I was then told that drivers do not even do a road test with their instructor. They do a couple of loops on a closed track, park a couple of times and then are given the right to drive their cars in some of the most congested traffic I have ever seen.

Until Taiwan addresses these rampant problems, needless and senseless deaths like the ones on Monday are going to continue to happen.

Cousin Steve

Greater Taichung

Police to blame

After reading the paper on Sunday, and seeing two fatal road accidents, I cannot hold my peace anymore. There have been a few letters recently concerning traffic in Taiwan, but I feel none has adequately stated the real source of the problem: the police. Enforcement is the main issue. I have argued about this with many who say education needs to be improved and while I will not argue with that, to fix this problem Taiwan needs to seriously step up enforcement.

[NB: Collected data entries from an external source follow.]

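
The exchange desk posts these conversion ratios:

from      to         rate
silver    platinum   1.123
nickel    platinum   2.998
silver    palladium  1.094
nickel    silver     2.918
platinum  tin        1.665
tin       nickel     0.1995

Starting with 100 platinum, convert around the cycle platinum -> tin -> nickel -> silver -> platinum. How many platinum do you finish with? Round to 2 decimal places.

108.85

100 platinum × 1.665 = 166.5 tin
166.5 tin × 0.1995 = 33.21675 nickel
33.21675 nickel × 2.918 = 96.9264765 silver
96.9264765 silver × 1.123 = 108.8484331095 platinum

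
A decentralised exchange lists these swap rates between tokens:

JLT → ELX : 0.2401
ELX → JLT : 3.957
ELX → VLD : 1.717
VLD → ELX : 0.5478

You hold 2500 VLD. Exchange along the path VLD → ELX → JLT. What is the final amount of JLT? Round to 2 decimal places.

2500 VLD × 0.5478 = 1369.5 ELX
1369.5 ELX × 3.957 = 5419.1115 JLT

5419.11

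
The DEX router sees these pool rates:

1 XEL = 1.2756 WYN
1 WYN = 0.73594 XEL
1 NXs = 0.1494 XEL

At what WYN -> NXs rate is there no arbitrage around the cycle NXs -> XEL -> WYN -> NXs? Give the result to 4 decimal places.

5.2473

Known legs of the cycle: 0.1494 × 1.2756 = 0.19057464
For no arbitrage the full-cycle product must be 1, so the missing rate is 1 / 0.19057464 ≈ 5.247288.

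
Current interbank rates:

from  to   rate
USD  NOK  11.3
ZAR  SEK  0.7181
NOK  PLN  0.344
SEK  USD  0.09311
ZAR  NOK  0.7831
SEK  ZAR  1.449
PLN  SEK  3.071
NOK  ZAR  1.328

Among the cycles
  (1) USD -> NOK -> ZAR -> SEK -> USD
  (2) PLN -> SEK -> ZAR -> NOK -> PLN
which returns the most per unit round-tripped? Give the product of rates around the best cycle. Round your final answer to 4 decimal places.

(1) 11.3 × 1.328 × 0.7181 × 0.09311 = 1.00336
(2) 3.071 × 1.449 × 0.7831 × 0.344 = 1.19874
Highest is cycle (2) at 1.1987 (>1, arbitrage).

1.1987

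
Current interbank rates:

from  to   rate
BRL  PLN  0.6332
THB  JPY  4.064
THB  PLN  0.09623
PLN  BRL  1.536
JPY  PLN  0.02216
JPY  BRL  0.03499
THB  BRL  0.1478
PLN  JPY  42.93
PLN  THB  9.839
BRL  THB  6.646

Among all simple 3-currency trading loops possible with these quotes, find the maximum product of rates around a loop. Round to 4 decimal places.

0.9823

THB→PLN→BRL→THB: 0.09623 × 1.536 × 6.646 = 0.98234
JPY→BRL→PLN→JPY: 0.03499 × 0.6332 × 42.93 = 0.95114
JPY→BRL→THB→JPY: 0.03499 × 6.646 × 4.064 = 0.94506
THB→BRL→PLN→THB: 0.1478 × 0.6332 × 9.839 = 0.92080
JPY→PLN→THB→JPY: 0.02216 × 9.839 × 4.064 = 0.88608
Maximum is THB→PLN→BRL→THB at 0.9823; no arbitrage — every cycle loses value.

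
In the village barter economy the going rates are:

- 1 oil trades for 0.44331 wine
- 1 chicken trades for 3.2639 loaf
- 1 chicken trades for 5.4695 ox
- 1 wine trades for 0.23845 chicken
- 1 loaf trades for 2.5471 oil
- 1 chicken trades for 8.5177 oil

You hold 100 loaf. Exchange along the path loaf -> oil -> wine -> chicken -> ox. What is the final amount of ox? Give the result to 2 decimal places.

147.26

100 loaf × 2.5471 = 254.71 oil
254.71 oil × 0.44331 = 112.9154901 wine
112.9154901 wine × 0.23845 = 26.924698614345 chicken
26.924698614345 chicken × 5.4695 = 147.2646390711599775 ox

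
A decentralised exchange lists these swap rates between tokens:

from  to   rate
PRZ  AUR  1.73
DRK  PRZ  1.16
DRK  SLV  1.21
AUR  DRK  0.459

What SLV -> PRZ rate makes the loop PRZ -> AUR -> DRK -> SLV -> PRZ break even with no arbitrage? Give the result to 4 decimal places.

1.0408

Known legs of the cycle: 1.73 × 0.459 × 1.21 = 0.9608247
For no arbitrage the full-cycle product must be 1, so the missing rate is 1 / 0.9608247 ≈ 1.040773.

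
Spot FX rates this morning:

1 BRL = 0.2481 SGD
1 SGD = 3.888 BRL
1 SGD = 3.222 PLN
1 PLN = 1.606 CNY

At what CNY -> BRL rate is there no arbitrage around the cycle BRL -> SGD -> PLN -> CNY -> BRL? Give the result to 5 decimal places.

0.77894

Known legs of the cycle: 0.2481 × 3.222 × 1.606 = 1.2838013892
For no arbitrage the full-cycle product must be 1, so the missing rate is 1 / 1.2838013892 ≈ 0.7789367.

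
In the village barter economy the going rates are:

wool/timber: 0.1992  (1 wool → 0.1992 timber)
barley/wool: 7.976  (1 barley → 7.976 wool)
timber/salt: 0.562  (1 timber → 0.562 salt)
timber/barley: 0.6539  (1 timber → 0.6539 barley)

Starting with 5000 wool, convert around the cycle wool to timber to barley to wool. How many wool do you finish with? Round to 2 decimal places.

5194.64

5000 wool × 0.1992 = 996 timber
996 timber × 0.6539 = 651.2844 barley
651.2844 barley × 7.976 = 5194.6443744 wool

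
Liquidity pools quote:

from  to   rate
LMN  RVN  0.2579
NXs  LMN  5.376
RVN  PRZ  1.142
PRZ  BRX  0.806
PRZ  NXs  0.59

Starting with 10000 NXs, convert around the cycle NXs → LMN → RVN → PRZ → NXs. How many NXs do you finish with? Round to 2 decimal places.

9341.76

10000 NXs × 5.376 = 53760 LMN
53760 LMN × 0.2579 = 13864.704 RVN
13864.704 RVN × 1.142 = 15833.491968 PRZ
15833.491968 PRZ × 0.59 = 9341.76026112 NXs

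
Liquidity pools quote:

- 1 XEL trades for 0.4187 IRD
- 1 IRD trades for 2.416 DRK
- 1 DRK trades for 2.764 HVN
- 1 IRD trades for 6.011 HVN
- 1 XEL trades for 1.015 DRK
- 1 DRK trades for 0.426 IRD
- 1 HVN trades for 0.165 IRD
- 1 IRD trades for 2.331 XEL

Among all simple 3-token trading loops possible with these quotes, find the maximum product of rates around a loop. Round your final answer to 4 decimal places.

1.1018

HVN→IRD→DRK→HVN: 0.165 × 2.416 × 2.764 = 1.10184
DRK→IRD→XEL→DRK: 0.426 × 2.331 × 1.015 = 1.00790
Maximum is HVN→IRD→DRK→HVN at 1.1018; arbitrage exists.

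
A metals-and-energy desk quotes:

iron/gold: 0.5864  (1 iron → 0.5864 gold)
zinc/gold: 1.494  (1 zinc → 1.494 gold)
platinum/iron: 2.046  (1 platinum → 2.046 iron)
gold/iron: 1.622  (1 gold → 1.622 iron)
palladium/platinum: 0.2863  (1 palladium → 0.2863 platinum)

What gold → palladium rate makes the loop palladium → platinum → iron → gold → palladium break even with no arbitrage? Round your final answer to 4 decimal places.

Known legs of the cycle: 0.2863 × 2.046 × 0.5864 = 0.34349541072
For no arbitrage the full-cycle product must be 1, so the missing rate is 1 / 0.34349541072 ≈ 2.911247.

2.9112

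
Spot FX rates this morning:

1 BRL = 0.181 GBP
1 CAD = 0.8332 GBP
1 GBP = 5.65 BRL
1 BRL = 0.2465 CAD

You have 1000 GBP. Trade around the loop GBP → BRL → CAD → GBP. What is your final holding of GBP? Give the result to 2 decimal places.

1160.42

1000 GBP × 5.65 = 5650 BRL
5650 BRL × 0.2465 = 1392.725 CAD
1392.725 CAD × 0.8332 = 1160.41847 GBP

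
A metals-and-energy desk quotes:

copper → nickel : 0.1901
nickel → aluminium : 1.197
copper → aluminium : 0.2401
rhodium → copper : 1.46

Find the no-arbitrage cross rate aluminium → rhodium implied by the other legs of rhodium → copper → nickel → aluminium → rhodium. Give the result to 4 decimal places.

3.0100

Known legs of the cycle: 1.46 × 0.1901 × 1.197 = 0.332222562
For no arbitrage the full-cycle product must be 1, so the missing rate is 1 / 0.332222562 ≈ 3.010030.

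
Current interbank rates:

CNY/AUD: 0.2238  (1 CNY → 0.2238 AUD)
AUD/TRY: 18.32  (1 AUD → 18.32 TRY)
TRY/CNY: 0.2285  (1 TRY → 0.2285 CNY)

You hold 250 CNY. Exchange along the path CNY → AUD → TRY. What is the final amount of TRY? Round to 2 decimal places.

250 CNY × 0.2238 = 55.95 AUD
55.95 AUD × 18.32 = 1025.004 TRY

1025.00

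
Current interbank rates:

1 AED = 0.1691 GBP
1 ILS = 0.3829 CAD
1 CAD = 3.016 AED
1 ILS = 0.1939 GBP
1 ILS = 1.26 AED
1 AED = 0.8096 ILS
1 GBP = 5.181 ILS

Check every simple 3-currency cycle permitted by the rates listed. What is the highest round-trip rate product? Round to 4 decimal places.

ILS→AED→GBP→ILS: 1.26 × 0.1691 × 5.181 = 1.10389
ILS→CAD→AED→ILS: 0.3829 × 3.016 × 0.8096 = 0.93495
Maximum is ILS→AED→GBP→ILS at 1.1039; arbitrage exists.

1.1039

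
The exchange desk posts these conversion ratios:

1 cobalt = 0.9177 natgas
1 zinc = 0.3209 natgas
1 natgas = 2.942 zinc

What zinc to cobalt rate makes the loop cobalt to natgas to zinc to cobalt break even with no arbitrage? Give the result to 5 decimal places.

0.37039

Known legs of the cycle: 0.9177 × 2.942 = 2.6998734
For no arbitrage the full-cycle product must be 1, so the missing rate is 1 / 2.6998734 ≈ 0.3703877.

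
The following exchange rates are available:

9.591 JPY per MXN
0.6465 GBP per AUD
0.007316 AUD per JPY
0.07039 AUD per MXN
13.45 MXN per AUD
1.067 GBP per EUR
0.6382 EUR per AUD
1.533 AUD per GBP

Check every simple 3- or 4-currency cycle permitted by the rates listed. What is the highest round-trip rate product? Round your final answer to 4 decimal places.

EUR→GBP→AUD→EUR: 1.067 × 1.533 × 0.6382 = 1.04391
JPY→AUD→MXN→JPY: 0.007316 × 13.45 × 9.591 = 0.94376
Maximum is EUR→GBP→AUD→EUR at 1.0439; arbitrage exists.

1.0439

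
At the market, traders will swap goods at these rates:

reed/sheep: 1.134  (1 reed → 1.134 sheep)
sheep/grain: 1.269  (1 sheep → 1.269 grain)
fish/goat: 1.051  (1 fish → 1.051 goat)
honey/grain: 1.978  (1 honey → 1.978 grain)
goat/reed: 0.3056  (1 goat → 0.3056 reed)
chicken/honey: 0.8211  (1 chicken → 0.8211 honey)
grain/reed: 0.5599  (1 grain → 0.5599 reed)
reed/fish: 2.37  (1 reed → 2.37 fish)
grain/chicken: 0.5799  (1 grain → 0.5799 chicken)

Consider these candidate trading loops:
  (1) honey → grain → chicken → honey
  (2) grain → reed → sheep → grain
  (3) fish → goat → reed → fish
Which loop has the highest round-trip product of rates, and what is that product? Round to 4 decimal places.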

The first issue is: Where is the will? Rather than cloud the water and argument with pretense, let us get right to it. Why aren’t laws enforced and people aggressively ticketed by the police?

In Taichung, the mayor seems to have turned his attention to drunken driving. While that is a noble cause, what about the daily traffic violations that have become so flagrant, so aggressive and so dangerous that I do not know how people are not demanding that the local and national authorities take action?

I believe that the police are either not up to the task or have no interest in doing their job. I propose three quick fixes which have been effective in other countries with longer and safer driving traditions than Taiwan.

First, equip all public buses with cameras. These camera feeds can be monitored. Any recorded violations must be heavily ticketed. Include among crimes to be punished parking in a driving lane. The constant obstruction of busy roads by motorists who seem to park their car wherever they wish is one of the greatest dangers bicyclists and motorcyclists face.